Pour ce qui est du calcium, clarifions un point important: bien que les produits laitiers en contiennent effectivement beaucoup, ils ne sont pas des sources privilégiées de ce minéral. Pourquoi? Parce que les produits laitiers sont également riches en phosphore, un minéral acidifiant que le corps doit neutraliser avec des minéraux alcalinisants comme le magnésium ou… le calcium. Ce qui fait qu’une partie du calcium laitier sert à tamponner sa propre acidité!

Les légumes verts, largement alcalinisants, ne présentent pas ce problème. Tout leur contenu en calcium reste à la disposition de l’organisme.
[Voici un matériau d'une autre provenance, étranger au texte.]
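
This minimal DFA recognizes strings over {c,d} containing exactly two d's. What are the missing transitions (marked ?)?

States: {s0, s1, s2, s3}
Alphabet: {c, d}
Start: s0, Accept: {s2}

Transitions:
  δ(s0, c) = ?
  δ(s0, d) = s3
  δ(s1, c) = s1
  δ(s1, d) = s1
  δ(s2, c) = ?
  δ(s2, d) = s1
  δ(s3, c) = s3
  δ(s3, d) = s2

From the language and accept set, identify what each state tracks — s0: zero d's; s1: ≥ three d's (dead); s2: two d's; s3: one d.
Each missing δ(q, a) is the state matching the new tracked value after reading a.
δ(s0, c) = s0; δ(s2, c) = s2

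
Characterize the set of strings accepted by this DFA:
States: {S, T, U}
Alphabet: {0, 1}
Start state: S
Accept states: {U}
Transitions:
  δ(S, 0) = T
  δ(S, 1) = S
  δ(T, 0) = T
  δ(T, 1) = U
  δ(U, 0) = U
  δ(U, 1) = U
Testing a few strings:
  '01' → accept
  '0011' → accept
  '1101' → accept
  '0111' → accept
State roles: S=no 0 seen yet; T=seen a 0, waiting for 1; U=substring 01 seen
All binary strings containing the substring 01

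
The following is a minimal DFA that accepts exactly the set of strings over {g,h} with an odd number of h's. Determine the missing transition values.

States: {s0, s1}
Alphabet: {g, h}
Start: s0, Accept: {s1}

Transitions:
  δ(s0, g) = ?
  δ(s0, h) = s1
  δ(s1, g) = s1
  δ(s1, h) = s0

From the language and accept set, identify what each state tracks — s0: even number of h's so far; s1: odd number of h's so far.
Each missing δ(q, a) is the state matching the new tracked value after reading a.
δ(s0, g) = s0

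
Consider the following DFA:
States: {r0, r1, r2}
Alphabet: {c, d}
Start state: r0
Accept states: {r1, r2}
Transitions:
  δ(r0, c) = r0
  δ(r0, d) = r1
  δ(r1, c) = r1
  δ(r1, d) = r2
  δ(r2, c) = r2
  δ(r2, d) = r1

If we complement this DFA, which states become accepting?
Complement accept states = All states \ Original accept states
= {r0, r1, r2} \ {r1, r2}
{r0}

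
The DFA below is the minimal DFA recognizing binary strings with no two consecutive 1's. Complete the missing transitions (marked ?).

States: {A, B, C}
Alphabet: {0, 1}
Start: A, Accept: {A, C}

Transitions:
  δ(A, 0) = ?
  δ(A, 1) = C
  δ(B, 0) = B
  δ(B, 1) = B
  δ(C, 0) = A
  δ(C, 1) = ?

From the language and accept set, identify what each state tracks — A: last symbol not 1 (ok); B: saw 11 (dead); C: last symbol 1 (ok).
Each missing δ(q, a) is the state matching the new tracked value after reading a.
δ(A, 0) = A; δ(C, 1) = B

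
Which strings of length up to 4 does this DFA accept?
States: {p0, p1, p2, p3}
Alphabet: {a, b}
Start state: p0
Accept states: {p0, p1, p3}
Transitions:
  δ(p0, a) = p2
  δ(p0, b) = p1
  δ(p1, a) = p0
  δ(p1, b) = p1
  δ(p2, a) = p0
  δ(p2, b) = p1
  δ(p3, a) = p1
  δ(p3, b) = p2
ε, b, aa, ab, ba, bb, aab, aba, abb, bab, bba, bbb, aaaa, aaab, aaba, aabb, abab, abba, abbb, baaa, baab, baba, babb, bbab, bbba, bbbb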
Les germinations et les légumes vert foncé, comme les épinards, le chou frisé (kale), le persil, la bette à carde ou le chou cavalier (collard), sont pour leur part riches en magnésium, en fer et en de nombreux autres minéraux et oligo-éléments. Le contenu en fer de ces légumes rivalise d’ailleurs largement avec celui de la viande, et ils contiennent de la vitamine C, favorable à son absorption.

Bref, les légumes permettent haut la main d’éviter toute carence en calcium et en fer. Les inquiétudes à ce sujet font figure de faux problèmes, en grande partie dus à une connaissance déficiente des régimes alimentaires sans viande.

En ce qui concerne les suppléments dits «naturels» qui concentrent les minéraux en capsules, sachez qu’ils ne peuvent égaler l’agencement et la dispersion naturelle des molécules, ni compenser la présence de cofacteurs d’absorption. Certains suppléments sont même susceptibles de former des pierres aux reins s’ils sont pris en excès ou s’ils ne sont pas bien éliminés. Dans la mesure du possible, le corps préfère toujours une alimentation complète et équilibrée.

En conclusion, vous n’avez aucune inquiétude à avoir si vous optez pour une alimentation végétarienne variée ou si vous vous inspirez des régimes traditionnels issus des cultures anciennes du monde. Une bonne combinaison de céréales et de légumineuses rehaussée d’une riche dose de légumes feront largement l’affaire. Manger végétarien, c’est sain, simple et facile!